In Sunday Book Review's Up Front: Steven Pinker section of the New York Times, it was interesting to read about Malcom Gladwell's comment on "getting a master's degree in statistics" in order "to break into journalism today". This has been a great year for statistics considering Google's chief economist, Hal Varian, comment earlier this year: “I keep saying that the sexy job in the next 10 years will be statisticians”, and the Wall Street Journal's The Best and Worst Jobs survey which has Mathematician as number 1, and Statistician as number 3.
What really caught my attention in Sunday's Up Front was Prof. Steven Pinker's, who wrote the review on Gladwell's new book "What the Dog Saw", remark when asked "what is the most important scientific concept that lay people fail to understand". He said: “Statistical reasoning. A difficulty in grasping probability underlies fallacies from medical quackery and stock-market scams to misinterpreting sex differences and the theory of evolution.”

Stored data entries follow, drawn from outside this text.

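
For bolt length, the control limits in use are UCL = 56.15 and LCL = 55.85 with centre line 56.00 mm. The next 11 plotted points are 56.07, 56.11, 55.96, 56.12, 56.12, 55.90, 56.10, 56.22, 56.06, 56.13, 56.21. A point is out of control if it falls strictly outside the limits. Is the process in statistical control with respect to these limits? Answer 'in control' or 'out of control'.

out of control

Compare each point to [55.85, 56.15]: sample 8 = 56.22 > UCL; sample 11 = 56.21 > UCL.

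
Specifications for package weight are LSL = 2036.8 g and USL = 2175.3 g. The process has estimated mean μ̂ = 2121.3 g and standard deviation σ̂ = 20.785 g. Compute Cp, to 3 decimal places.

1.111

Cp = (USL − LSL) / (6σ̂) = (2175.3 − 2036.8) / (6 × 20.785) = 138.5000 / 124.7100 = 1.1106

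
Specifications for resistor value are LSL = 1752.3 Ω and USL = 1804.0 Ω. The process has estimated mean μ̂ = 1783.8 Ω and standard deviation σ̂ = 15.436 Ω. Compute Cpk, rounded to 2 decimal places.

Cpu = (USL − μ̂) / (3σ̂) = (1804.0 − 1783.8) / (3 × 15.436) = 0.4362; Cpl = (μ̂ − LSL) / (3σ̂) = (1783.8 − 1752.3) / (3 × 15.436) = 0.6802; Cpk = min(Cpu, Cpl) = 0.4362

0.44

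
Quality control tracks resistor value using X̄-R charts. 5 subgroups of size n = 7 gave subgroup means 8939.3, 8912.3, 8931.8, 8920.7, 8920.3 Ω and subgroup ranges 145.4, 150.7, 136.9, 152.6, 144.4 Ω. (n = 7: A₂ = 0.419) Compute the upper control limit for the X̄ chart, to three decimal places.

X̄̄ = (8939.3 + 8912.3 + 8931.8 + 8920.7 + 8920.3) / 5 = 44624.4000 / 5 = 8924.8800
R̄ = (145.4 + 150.7 + 136.9 + 152.6 + 144.4) / 5 = 730.0000 / 5 = 146.0000
UCL = X̄̄ + A₂·R̄ = 8924.8800 + 0.419 × 146.0000 = 8986.0540

8986.054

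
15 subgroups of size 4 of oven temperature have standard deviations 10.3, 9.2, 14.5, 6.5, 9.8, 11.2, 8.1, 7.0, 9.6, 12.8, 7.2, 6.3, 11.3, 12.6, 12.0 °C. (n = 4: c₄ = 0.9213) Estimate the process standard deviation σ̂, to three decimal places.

s̄ = (10.3 + 9.2 + 14.5 + 6.5 + 9.8 + 11.2 + 8.1 + 7.0 + 9.6 + 12.8 + 7.2 + 6.3 + 11.3 + 12.6 + 12.0) / 15 = 9.8933
σ̂ = s̄ / c₄ = 9.8933 / 0.9213 = 10.7384

10.738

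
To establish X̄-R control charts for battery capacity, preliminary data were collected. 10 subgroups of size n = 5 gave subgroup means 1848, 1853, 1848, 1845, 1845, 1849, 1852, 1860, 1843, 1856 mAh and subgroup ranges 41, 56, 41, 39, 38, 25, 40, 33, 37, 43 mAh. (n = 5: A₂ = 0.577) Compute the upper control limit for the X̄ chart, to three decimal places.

X̄̄ = (1848 + 1853 + 1848 + 1845 + 1845 + 1849 + 1852 + 1860 + 1843 + 1856) / 10 = 18499.0000 / 10 = 1849.9000
R̄ = (41 + 56 + 41 + 39 + 38 + 25 + 40 + 33 + 37 + 43) / 10 = 393.0000 / 10 = 39.3000
UCL = X̄̄ + A₂·R̄ = 1849.9000 + 0.577 × 39.3000 = 1872.5761

1872.576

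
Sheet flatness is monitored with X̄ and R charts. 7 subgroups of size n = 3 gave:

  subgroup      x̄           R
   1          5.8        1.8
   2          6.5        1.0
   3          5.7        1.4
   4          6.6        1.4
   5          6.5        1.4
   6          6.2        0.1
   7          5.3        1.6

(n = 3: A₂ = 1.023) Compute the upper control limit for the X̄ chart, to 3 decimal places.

7.357

X̄̄ = (5.8 + 6.5 + 5.7 + 6.6 + 6.5 + 6.2 + 5.3) / 7 = 42.6000 / 7 = 6.0857
R̄ = (1.8 + 1.0 + 1.4 + 1.4 + 1.4 + 0.1 + 1.6) / 7 = 8.7000 / 7 = 1.2429
UCL = X̄̄ + A₂·R̄ = 6.0857 + 1.023 × 1.2429 = 7.3572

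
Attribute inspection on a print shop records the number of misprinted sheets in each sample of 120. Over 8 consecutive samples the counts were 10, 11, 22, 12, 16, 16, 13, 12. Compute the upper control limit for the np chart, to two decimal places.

24.55

p̄ = Σdᵢ / (k·n) = 112 / (8 × 120) = 0.11667
UCL = np̄ + 3·√(np̄(1−p̄)) = 14.0000 + 3 × √(14.0000×0.88333) = 14.0000 + 3 × 3.5166 = 24.5499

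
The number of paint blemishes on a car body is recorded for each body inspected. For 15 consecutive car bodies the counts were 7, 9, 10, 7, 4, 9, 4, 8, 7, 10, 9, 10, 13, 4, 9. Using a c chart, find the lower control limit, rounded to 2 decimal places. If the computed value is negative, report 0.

0.00

c̄ = (7 + 9 + 10 + 7 + 4 + 9 + 4 + 8 + 7 + 10 + 9 + 10 + 13 + 4 + 9) / 15 = 120 / 15 = 8.0000
LCL = c̄ − 3√c̄ = 8.0000 − 3 × 2.8284 = -0.4853 → 0 (cannot be negative)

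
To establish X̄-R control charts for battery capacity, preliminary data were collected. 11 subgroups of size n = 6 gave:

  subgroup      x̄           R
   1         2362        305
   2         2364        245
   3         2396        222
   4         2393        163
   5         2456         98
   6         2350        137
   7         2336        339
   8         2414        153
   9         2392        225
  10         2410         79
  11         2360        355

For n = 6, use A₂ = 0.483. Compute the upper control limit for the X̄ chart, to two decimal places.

X̄̄ = (2362 + 2364 + 2396 + 2393 + 2456 + 2350 + 2336 + 2414 + 2392 + 2410 + 2360) / 11 = 26233.0000 / 11 = 2384.8182
R̄ = (305 + 245 + 222 + 163 + 98 + 137 + 339 + 153 + 225 + 79 + 355) / 11 = 2321.0000 / 11 = 211.0000
UCL = X̄̄ + A₂·R̄ = 2384.8182 + 0.483 × 211.0000 = 2486.7312

2486.73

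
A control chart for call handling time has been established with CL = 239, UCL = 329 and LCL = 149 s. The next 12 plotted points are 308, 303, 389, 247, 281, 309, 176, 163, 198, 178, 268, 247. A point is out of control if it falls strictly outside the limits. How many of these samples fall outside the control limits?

1

Compare each point to [149, 329]: sample 3 = 389 > UCL.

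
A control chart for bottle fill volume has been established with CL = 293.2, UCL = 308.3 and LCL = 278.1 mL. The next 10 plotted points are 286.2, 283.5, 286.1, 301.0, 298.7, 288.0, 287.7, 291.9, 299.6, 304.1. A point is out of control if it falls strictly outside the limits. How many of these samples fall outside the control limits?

All 10 points lie within [278.1, 308.3].

0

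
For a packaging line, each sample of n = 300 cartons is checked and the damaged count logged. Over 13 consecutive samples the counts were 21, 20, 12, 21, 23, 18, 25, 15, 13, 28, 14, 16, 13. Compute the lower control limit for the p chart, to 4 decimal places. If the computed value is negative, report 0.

0.0197

p̄ = Σdᵢ / (k·n) = 239 / (13 × 300) = 0.06128
LCL = p̄ − 3·√(p̄(1−p̄)/n) = 0.06128 − 3 × 0.01385 = 0.01974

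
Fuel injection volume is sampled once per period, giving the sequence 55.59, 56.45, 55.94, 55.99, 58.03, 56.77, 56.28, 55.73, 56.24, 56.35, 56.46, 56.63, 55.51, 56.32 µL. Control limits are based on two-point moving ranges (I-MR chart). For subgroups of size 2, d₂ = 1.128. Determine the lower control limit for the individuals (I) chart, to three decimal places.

X̄ = (55.59 + 56.45 + 55.94 + 55.99 + 58.03 + 56.77 + 56.28 + 55.73 + 56.24 + 56.35 + 56.46 + 56.63 + 55.51 + 56.32) / 14 = 56.3064
Moving ranges: 0.86, 0.51, 0.05, 2.04, 1.26, 0.49, 0.55, 0.51, 0.11, 0.11, 0.17, 1.12, 0.81; M̄R̄ = 8.5900 / 13 = 0.6608
LCL = X̄ − 3·M̄R̄/d₂ = 56.3064 − 3 × 0.6608 / 1.128 = 54.5491

54.549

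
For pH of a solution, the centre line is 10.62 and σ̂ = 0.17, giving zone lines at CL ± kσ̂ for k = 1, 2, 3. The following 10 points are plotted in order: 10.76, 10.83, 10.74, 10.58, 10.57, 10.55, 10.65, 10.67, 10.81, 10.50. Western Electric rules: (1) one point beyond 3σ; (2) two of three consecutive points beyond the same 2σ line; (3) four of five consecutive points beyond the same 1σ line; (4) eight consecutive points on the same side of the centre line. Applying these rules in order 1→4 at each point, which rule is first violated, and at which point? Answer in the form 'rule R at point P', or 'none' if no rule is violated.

Zone of each point (C = within 1σ̂, B = 1σ̂–2σ̂, A = 2σ̂–3σ̂, * = beyond 3σ̂; sign = side of CL): 1:+C, 2:+B, 3:+C, 4:-C, 5:-C, 6:-C, 7:+C, 8:+C, 9:+B, 10:-C
No rule fires across all 10 points.

none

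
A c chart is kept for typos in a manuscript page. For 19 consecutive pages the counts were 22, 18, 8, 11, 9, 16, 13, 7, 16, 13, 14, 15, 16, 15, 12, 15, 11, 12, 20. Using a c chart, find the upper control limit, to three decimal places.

c̄ = (22 + 18 + 8 + 11 + 9 + 16 + 13 + 7 + 16 + 13 + 14 + 15 + 16 + 15 + 12 + 15 + 11 + 12 + 20) / 19 = 263 / 19 = 13.8421
UCL = c̄ + 3√c̄ = 13.8421 + 3 × √13.8421 = 13.8421 + 3 × 3.7205 = 25.0036

25.004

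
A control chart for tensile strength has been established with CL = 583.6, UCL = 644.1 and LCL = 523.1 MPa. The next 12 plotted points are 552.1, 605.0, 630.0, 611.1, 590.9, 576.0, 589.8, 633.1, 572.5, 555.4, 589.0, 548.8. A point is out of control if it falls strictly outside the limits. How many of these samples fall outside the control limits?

0

All 12 points lie within [523.1, 644.1].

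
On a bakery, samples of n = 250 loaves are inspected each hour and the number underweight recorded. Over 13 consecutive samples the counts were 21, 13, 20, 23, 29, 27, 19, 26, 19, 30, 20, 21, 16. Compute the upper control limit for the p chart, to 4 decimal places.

p̄ = Σdᵢ / (k·n) = 284 / (13 × 250) = 0.08738
UCL = p̄ + 3·√(p̄(1−p̄)/n) = 0.08738 + 3 × √(0.08738×0.91262/250) = 0.08738 + 3 × 0.01786 = 0.14097

0.1410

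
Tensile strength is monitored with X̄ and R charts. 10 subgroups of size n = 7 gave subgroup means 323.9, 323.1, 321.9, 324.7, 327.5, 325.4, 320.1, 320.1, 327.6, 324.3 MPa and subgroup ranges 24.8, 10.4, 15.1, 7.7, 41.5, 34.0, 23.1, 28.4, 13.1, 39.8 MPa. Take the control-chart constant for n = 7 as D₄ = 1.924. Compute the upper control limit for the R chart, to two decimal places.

R̄ = (24.8 + 10.4 + 15.1 + 7.7 + 41.5 + 34.0 + 23.1 + 28.4 + 13.1 + 39.8) / 10 = 237.9000 / 10 = 23.7900
UCL_R = D₄·R̄ = 1.924 × 23.7900 = 45.7720

45.77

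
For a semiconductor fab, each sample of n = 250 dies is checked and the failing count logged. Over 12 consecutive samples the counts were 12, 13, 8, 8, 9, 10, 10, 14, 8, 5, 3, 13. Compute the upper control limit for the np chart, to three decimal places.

18.448

p̄ = Σdᵢ / (k·n) = 113 / (12 × 250) = 0.03767
UCL = np̄ + 3·√(np̄(1−p̄)) = 9.4167 + 3 × √(9.4167×0.96233) = 9.4167 + 3 × 3.0103 = 18.4476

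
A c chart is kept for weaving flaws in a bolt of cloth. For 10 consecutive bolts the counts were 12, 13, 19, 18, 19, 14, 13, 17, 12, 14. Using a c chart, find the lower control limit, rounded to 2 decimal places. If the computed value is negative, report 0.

c̄ = (12 + 13 + 19 + 18 + 19 + 14 + 13 + 17 + 12 + 14) / 10 = 151 / 10 = 15.1000
LCL = c̄ − 3√c̄ = 15.1000 − 3 × 3.8859 = 3.4424

3.44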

I agree with him but I believe that is not only lay people that lack statistical reasoning, but as scientists and engineers we sometimes forget about Statistical Thinking. Statistical Thinking is a philosophy of learning and action that recognizes that:
- All work occurs in a system of interconnected processes,
- Variation exists in all processes, and
- Understanding and reducing variation is key for success
Globalization and a focus on environmental issues is helping us to "think globally", or look at systems rather than individual processes. When it comes to realizing that variation exists in everything we do, we lose sight of it as if we were in a "physics lab where there is no friction". We may believe that if we do things in "exactly" the same way, we'll get the same result. Process engineers know first hand that doing things "exactly" the same way is a challenge because of variation in raw materials, equipment, methods, operators, environmental conditions, etc. They understand the need for operating "on target with minimum variation". Understanding and minimizing variation bring about consistency, more "elbow room" to move within specifications, and makes it possible to achieve six sigma levels of quality.
This understanding of variation is key in other disciplines as well. I am waiting for the day when financial reports do not just compare a given metric with the previous year, but utilize process behavior (control) charts to show the distribution of the metric over time, giving us a picture of its trends, of its variation, helping us not to confuse the signals with the noise.